Monsanto, which is suspected by some of being involved in a clandestine operation to eradicate the poppy crop in southern Afghanistan, is not surprisingly a key participant in the program. In addition to contracting with the U.S. government, it has hosted Afghan agriculture officials at its headquarters in St. Louis, Missouri.

While Monsanto has kept a low profile in all of this, U.S. Secretary of Agriculture Tom Vilsack, who is a friend of big-business agriculture, has been less than quiet about who stands to benefit from this kind of program. In his interview with NPR, he expounded on how U.S. agribusiness would eventually profit from the work of the Agricultural Development Teams:

If we can grow a middle class in Afghanistan and if we can create wealth and opportunities through agriculture, through their own exports, then eventually they will need more of our agricultural products. They may begin to consume more meat, for example. So that might increase beef exports, for example. So building a middle class through a strong agriculture helps our producers eventually by creating additional markets that don’t exist today.

I’m not sure quite where to start … with the absurdity of believing that the United States can whip up a middle class in Afghanistan, or with the audacity of presuming that corporate agribusiness should be profiting from the war there. Then again, the latter would be more the norm than the exception. Before leaving Iraq, Paul Bremer issued a directive that protects the intellectual property rights of genetically-modified seeds. With this protection, Monsanto and other big agri companies can go to Iraq, advertise the wonders of their seeds, and then charge expensive licensing and renewal fees, thus trapping farmers in an endless cycle of dependence and debt.

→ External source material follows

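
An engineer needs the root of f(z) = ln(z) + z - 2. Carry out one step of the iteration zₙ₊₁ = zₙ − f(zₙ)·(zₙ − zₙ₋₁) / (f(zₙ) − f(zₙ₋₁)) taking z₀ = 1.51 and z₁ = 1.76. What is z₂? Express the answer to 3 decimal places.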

Over the years, Monsanto and big agribusiness have wised up to the mores of war profiteering. Vietnam taught them that they could get away with producing lethal chemicals, leaving them with only a small dent in their pockets and a somewhat larger scar on their reputations. Bringing local farmers from war zones into the agribusiness system of production and consumption, however, is good for business and, with the exception of ranting leftists, good for reputations. This is what, in the language of neoliberalism, we call a win-win situation.

Thanks to the over-reaching of Monsanto and the big-agri corporations through the World Trade Organization and other neoliberal institutions of international trade over the last decade, however, the circle of critics continues to grow and strengthen. Indian activist and philosopher, Vandana Shiva, who has led the fight against agribusiness’ destruction of local farming and the environment in India and elsewhere for over two decades, has now become a regular in the mainstream international press. In January, she even appeared on CNN to discuss the plight of Indian farmers who are deeply and forcibly indebted to agribusiness, thousands of whom have committed suicide out of desperation.

Shiva effectively challenges the notion that the big agricultural companies are spreading peace and prosperity around the world. “Pesticides,” she says, are “the real weapons of mass destruction.” They simply moved from the war industry into agriculture. There is no reason to believe that the outcome in Afghanistan will be any better for small farmers there than in India. Unfortunately, for all of their suffering, these individuals and their families will not be seen as victims of war crimes or human rights abuses.

Until we figure out a way to implement international accountability into the military-industrial complex, it is unlikely that Monsanto will ever promise compensation, let alone actually pay, Afghan farmers for the destruction of their poppy crop or for the thousands of individual economic, ecological, and human tragedies that will likely ensue from big agribusiness’s war in Afghanistan.

Hannah Gurman is an Assistant Professor at NYU's Gallatin School. She teaches and researches widely on issues of U.S. foreign policy and American culture. Currently she's researching the return of counterinsurgency in the American military establishment.